Most programs were brokered, that is, the program producers were not station employees, but independent producers who put the program on the air determined program content, and sold the advertising for the program. Although the program content varied, most programs primarily featured music from the homeland, along with some news or discussion. Although foreign languages seemed to dominate, English was actually used about half of the time during the station's broadcasts. Owing to this practice, one of the more popular programs that aired on WZAK was not ethnic at all, but was an early progressive rock show hosted by Barry Weingart and Steve "Doc Nemo" Nemeth in 1967.

===1970s-80s===
WZAK's only competition in the Cleveland market came from WXEN which also featured ethnic programming for a portion of its schedule.

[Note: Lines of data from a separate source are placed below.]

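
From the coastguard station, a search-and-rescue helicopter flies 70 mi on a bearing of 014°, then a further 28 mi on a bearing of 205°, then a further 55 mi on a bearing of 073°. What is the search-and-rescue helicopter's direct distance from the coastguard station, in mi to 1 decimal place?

82.3 mi

Leg 1 (014°, 70 mi): east 70 sin 14° = 16.93, north 70 cos 14° = 67.92
Leg 2 (205°, 28 mi): east 28 sin 205° = -11.83, north 28 cos 205° = -25.38
Leg 3 (073°, 55 mi): east 55 sin 73° = 52.60, north 55 cos 73° = 16.08
Net: 57.70 east, 58.62 north. Distance = √((57.70)² + (58.62)²) = 82.255 mi.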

WZAK was the city's only full-time ethnic station - and its last. By 1979, the station, then owned by Trans World Broadcasting Corporation of Cleveland (whose president was Xen Zapis), found it difficult to maintain its ethnic format. The number of listeners was declining, several of the program hosts had died or retired, and the overall financial situation was discouraging. In 1980, Xen bought out his partners to become the majority owner of the station, forming his very own company Zapis Communications. WZAK began straying from its all-ethnic format, as Wayne Mack began programming beautiful music on the station.

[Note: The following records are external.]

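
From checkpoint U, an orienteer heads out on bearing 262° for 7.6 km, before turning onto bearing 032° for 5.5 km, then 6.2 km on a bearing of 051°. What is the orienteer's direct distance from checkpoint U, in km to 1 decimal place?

7.5 km

Leg 1 (262°, 7.6 km): east 7.6 sin 262° = -7.53, north 7.6 cos 262° = -1.06
Leg 2 (032°, 5.5 km): east 5.5 sin 32° = 2.91, north 5.5 cos 32° = 4.66
Leg 3 (051°, 6.2 km): east 6.2 sin 51° = 4.82, north 6.2 cos 51° = 3.90
Net: 0.21 east, 7.51 north. Distance = √((0.21)² + (7.51)²) = 7.511 km.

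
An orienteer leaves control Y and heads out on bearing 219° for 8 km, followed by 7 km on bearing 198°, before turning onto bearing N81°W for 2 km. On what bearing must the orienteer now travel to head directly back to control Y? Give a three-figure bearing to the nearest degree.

036°

Leg 1 (219°, 8 km): east 8 sin 219° = -5.03, north 8 cos 219° = -6.22
Leg 2 (198°, 7 km): east 7 sin 198° = -2.16, north 7 cos 198° = -6.66
Leg 3 (N81°W, 2 km): east 2 sin 279° = -1.98, north 2 cos 279° = 0.31
Net displacement: -9.17 east, -12.56 north. Direction back to start is (9.17, 12.56): bearing = atan2(9.17, 12.56) mod 360° = 36.14° ≈ 036°.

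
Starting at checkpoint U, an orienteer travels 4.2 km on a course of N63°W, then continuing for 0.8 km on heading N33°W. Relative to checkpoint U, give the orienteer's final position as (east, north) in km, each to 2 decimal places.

(-4.18, 2.58)

Leg 1 (N63°W, 4.2 km): east 4.2 sin 297° = -3.74, north 4.2 cos 297° = 1.91
Leg 2 (N33°W, 0.8 km): east 0.8 sin 327° = -0.44, north 0.8 cos 327° = 0.67
Summing: -4.18 km east, 2.58 km north → (-4.18, 2.58).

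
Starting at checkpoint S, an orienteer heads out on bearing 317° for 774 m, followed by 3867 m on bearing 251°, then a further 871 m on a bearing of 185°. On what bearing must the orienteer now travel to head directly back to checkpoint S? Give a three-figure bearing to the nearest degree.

Leg 1 (317°, 774 m): east 774 sin 317° = -527.87, north 774 cos 317° = 566.07
Leg 2 (251°, 3867 m): east 3867 sin 251° = -3656.32, north 3867 cos 251° = -1258.97
Leg 3 (185°, 871 m): east 871 sin 185° = -75.91, north 871 cos 185° = -867.69
Net displacement: -4260.10 east, -1560.59 north. Direction back to start is (4260.10, 1560.59): bearing = atan2(4260.10, 1560.59) mod 360° = 69.88° ≈ 070°.

070°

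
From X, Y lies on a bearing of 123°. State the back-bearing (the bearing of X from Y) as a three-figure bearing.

303°

Back-bearing = 123° + 180° = 303°.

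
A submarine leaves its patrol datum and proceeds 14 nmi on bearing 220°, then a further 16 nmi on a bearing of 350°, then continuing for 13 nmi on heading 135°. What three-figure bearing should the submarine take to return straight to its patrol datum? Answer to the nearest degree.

Leg 1 (220°, 14 nmi): east 14 sin 220° = -9.00, north 14 cos 220° = -10.72
Leg 2 (350°, 16 nmi): east 16 sin 350° = -2.78, north 16 cos 350° = 15.76
Leg 3 (135°, 13 nmi): east 13 sin 135° = 9.19, north 13 cos 135° = -9.19
Net displacement: -2.59 east, -4.16 north. Direction back to start is (2.59, 4.16): bearing = atan2(2.59, 4.16) mod 360° = 31.86° ≈ 032°.

032°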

Then, on March 2, 1981, at 6 a.m., WZAK was relaunched with an Urban Contemporary format as "Rhythm Radio 93FM WZAK, The Rhythm Of Cleveland", while continuing their ethnic programming only on Sundays for a while. Ratings improved with the May 1982 arrival of program director and WZAK's first ever morning DJ Lynn Tolliver Jr. and general sales manager Mike Hilber. Several controversial promotions also drew media attention to the station. Over the next few years, the station's ratings climbed and it finished first in the Arbitron ratings in April 1990. Critical opinion also improved. In 1993, for example, it won three Billboard magazine awards. Zapis Communications purchased and operated radio stations in Atlanta, Boston (WVEE, WWTM, WAAF), Akron and Youngstown (WPAO, WICT, WWSY). WZAK faced stiff competition from Beasley Broadcasting's "Disco 108 FM" (WDMT), which at the time played club mixes and more dance and urban music in Cleveland.

===1990s-2000s===
In 1997, the station replaced "Lynn Tolliver & The Three's Company Morning Show" with the highly successful syndicated "Tom Joyner Morning Show". The January 1997 and January 1998 Arbitron ratings again showed that WZAK was the #1 station in Cleveland.

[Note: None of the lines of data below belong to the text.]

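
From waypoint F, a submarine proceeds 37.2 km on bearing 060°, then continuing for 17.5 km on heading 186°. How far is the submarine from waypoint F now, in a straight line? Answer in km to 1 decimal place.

Leg 1 (060°, 37.2 km): east 37.2 sin 60° = 32.22, north 37.2 cos 60° = 18.60
Leg 2 (186°, 17.5 km): east 17.5 sin 186° = -1.83, north 17.5 cos 186° = -17.40
Net: 30.39 east, 1.20 north. Distance = √((30.39)² + (1.20)²) = 30.410 km.

30.4 km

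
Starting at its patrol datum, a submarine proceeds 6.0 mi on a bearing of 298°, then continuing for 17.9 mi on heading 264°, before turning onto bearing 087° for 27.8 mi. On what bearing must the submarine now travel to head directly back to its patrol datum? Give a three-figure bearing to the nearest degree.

243°

Leg 1 (298°, 6.0 mi): east 6.0 sin 298° = -5.30, north 6.0 cos 298° = 2.82
Leg 2 (264°, 17.9 mi): east 17.9 sin 264° = -17.80, north 17.9 cos 264° = -1.87
Leg 3 (087°, 27.8 mi): east 27.8 sin 87° = 27.76, north 27.8 cos 87° = 1.45
Net displacement: 4.66 east, 2.40 north. Direction back to start is (-4.66, -2.40): bearing = atan2(-4.66, -2.40) mod 360° = 242.76° ≈ 243°.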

On August 12, 1998, Chancellor Media Corporation of Texas announced its purchase of WZAK from Zapis Communications, along with its purchase of five other Cleveland radio stations, WZJM, WDOK, WQAL, WRMR and WJMO, for $275 million. It was, at the time, the largest radio deal in Cleveland broadcasting history. On July 13, 1999, Chancellor Media merged with Capstar Broadcasting to form AMFM Inc., at that time the nation's largest radio station owner with 465 stations. AMFM sold WZAK to Urban One on July 20, 2000, as part of a required divestiture when AMFM merged with Clear Channel Communications. Shortly after the sale, WZAK shifted to Urban AC to avoid overlap with new sister station (and younger-targeting) WENZ.

==Current programming==
===Main===
WZAK features nationally syndicated hosts Rickey Smiley, D.L. Hughley, and K.G. Smooth in morning drive, afternoon drive, and evenings respectively (Smiley and Hughley via Cumulus Media Networks, Smooth via Urban One). Local host Sam Sylk is heard middays.

===HD===
- HD2 digital subchannel
- HD3 subchannel simulcasts the talk radio format of sister station WERE (1490 AM).